Jak idą prace George'a R.R. Martina nad "Wichrami zimy? Twórca "Gry o tron" ma dobrą i złą wiadomość
Karol Urbański
11 września 2024, 14:13
"Gra o tron" (Fot. HBO)
Mijają dni, miesiące i lata, a fani twórczości George'a R.R. Martina wciąż czekają na kolejną odsłonę sagi "Pieśni Lodu i Ognia", czyli gromko zapowiadane "Wichry zimy". Jak posuwają się prace nad książką?
Mijają dni, miesiące i lata, a fani twórczości George'a R.R. Martina wciąż czekają na kolejną odsłonę sagi "Pieśni Lodu i Ognia", czyli gromko zapowiadane "Wichry zimy". Jak posuwają się prace nad książką?

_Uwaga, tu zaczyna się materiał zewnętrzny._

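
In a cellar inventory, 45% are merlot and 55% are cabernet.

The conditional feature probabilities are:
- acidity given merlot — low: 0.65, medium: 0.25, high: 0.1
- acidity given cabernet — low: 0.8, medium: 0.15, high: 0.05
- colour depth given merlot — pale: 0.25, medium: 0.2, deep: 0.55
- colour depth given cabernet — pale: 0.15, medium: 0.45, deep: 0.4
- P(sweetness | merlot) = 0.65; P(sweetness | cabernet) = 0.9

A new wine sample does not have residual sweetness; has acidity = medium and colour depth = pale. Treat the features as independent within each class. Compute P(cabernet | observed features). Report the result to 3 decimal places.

0.112

merlot: 0.45 × 0.25 × 0.25 × (1−0.65) = 0.00984375
cabernet: 0.55 × 0.15 × 0.15 × (1−0.9) = 0.0012375
P(cabernet | x) = 0.0012375 / 0.01108125 ≈ 0.112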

George R.R. Martin ma dla nas dobrą i złą wiadomość. Dobra jest taka, że twórca książkowego pierwowzoru "Gry o tron" napisał kilka nowych stron "Wichrów zimy", czyli szóstego tomu sagi "Pieśni Lodu i Ognia". Zła jest natomiast taka, że napisałby więcej, gdyby nie ciągły stres, brak snu i projekty telewizyjne.
Co dalej z książką Wichry zimy? Martin odpowiada
Kilka dni temu kultowy pisarz zamieścił nowy wpis na swoim blogu, w którym przybliżył czytelnikom kulisy (ciągnącego się już ponad dekadę) procesu powstawania książki "Wichry zimy". Twórca "Gry o tron" zdradził, że w ostatnim czasie udało mu się napisać nowe strony, ale nie było ich tak dużo, jakby chciał.

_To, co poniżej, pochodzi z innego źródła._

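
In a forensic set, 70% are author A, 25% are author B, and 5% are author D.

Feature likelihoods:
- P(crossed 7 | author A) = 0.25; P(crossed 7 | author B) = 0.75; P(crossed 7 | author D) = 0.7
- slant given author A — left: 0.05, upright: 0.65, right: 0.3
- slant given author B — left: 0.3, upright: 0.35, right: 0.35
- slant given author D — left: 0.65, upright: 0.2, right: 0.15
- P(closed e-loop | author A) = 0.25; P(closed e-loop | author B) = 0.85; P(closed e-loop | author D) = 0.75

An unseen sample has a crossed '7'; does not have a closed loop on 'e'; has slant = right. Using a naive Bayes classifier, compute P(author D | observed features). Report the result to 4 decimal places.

author A: 0.7 × 0.25 × 0.3 × (1−0.25) = 0.039375
author B: 0.25 × 0.75 × 0.35 × (1−0.85) = 0.00984375
author D: 0.05 × 0.7 × 0.15 × (1−0.75) = 0.0013125
P(author D | x) = 0.0013125 / 0.05053125 ≈ 0.0260

0.0260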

— Pisanie przychodziło mi z trudem i chociaż stworzyłem kilka nowych stron zarówno w "Wichrach zimy" (tak), jak i "Blood & Fire" (kontynuacja "Ognia i krwi", druga część mojej historii Targaryenów), chciałbym stworzyć o wiele więcej. Większość tych miesięcy pochłonęły moje różne projekty telewizyjne. Niektóre z nich były przyjemne ("Szepty mroku" i "The Hedge Knight"), [ale] większość nie. Stres wciąż narastał, wiadomości zmieniały się ze złych na gorsze i najgorsze, mój nastrój zdawał się wahać między wściekłością a rozpaczą, a nocami rzucałem się i przewracałem, kiedy powinienem spać. Kiedy spałem, cóż, moje sny też nie były zbyt przyjemne – napisał Martin.
Wspomniany przez pisarza "The Hedge Knight" to oczywiście drugi – z oficjalnie zapowiedzianych – spin-offów "Gry o tron", który będzie adaptacją serii opowiadań "Opowieści z Siedmiu Królestw" (oryg. "Tales of Dunk and Egg"). Antologia, której akcja dzieje się ok. 90 lat przed wydarzeniami "Gry o tron", przedstawia losy wędrownego rycerza ser Dunka Wysokiego (Peter Claffey, "Wreck"), późniejszego dowódcy Gwardii Królewskiej, oraz jego wiernego giermka zwanego Jajem (Dexter Sol Ansell, "Emmerdale"), który wiele lat później zasiądzie na tronie jako Aegon V.
Przypomnijmy, że ostatnio głośno zrobiło się o (usuniętym już) poście Martina dotyczącym krytyki 2. sezonu "Rodu smoka", w którym pisarz narzekał na brak pewnego bohatera, a także zaspoilerował widzom śmierć ważnej postaci w 3. sezonie "Rodu smoka". Wpis odbił się na tyle szerokim echem, że do jego treści ustosunkowało się nawet HBO.
W kontekście telewizyjnych zobowiązań autora warto też wspomnieć o spin-offie "Gry o tron" znajdującym się na bardzo wczesnym etapie rozwoju. Chodzi tu mianowicie o serial o podboju Westeros przez Aegona Zdobywcę. Scenariusz do prequela tworzy obecnie Mattson Tomlin ("The Batman"), który ściśle współpracuje z Martinem, przenosząc historię do telewizyjnego medium.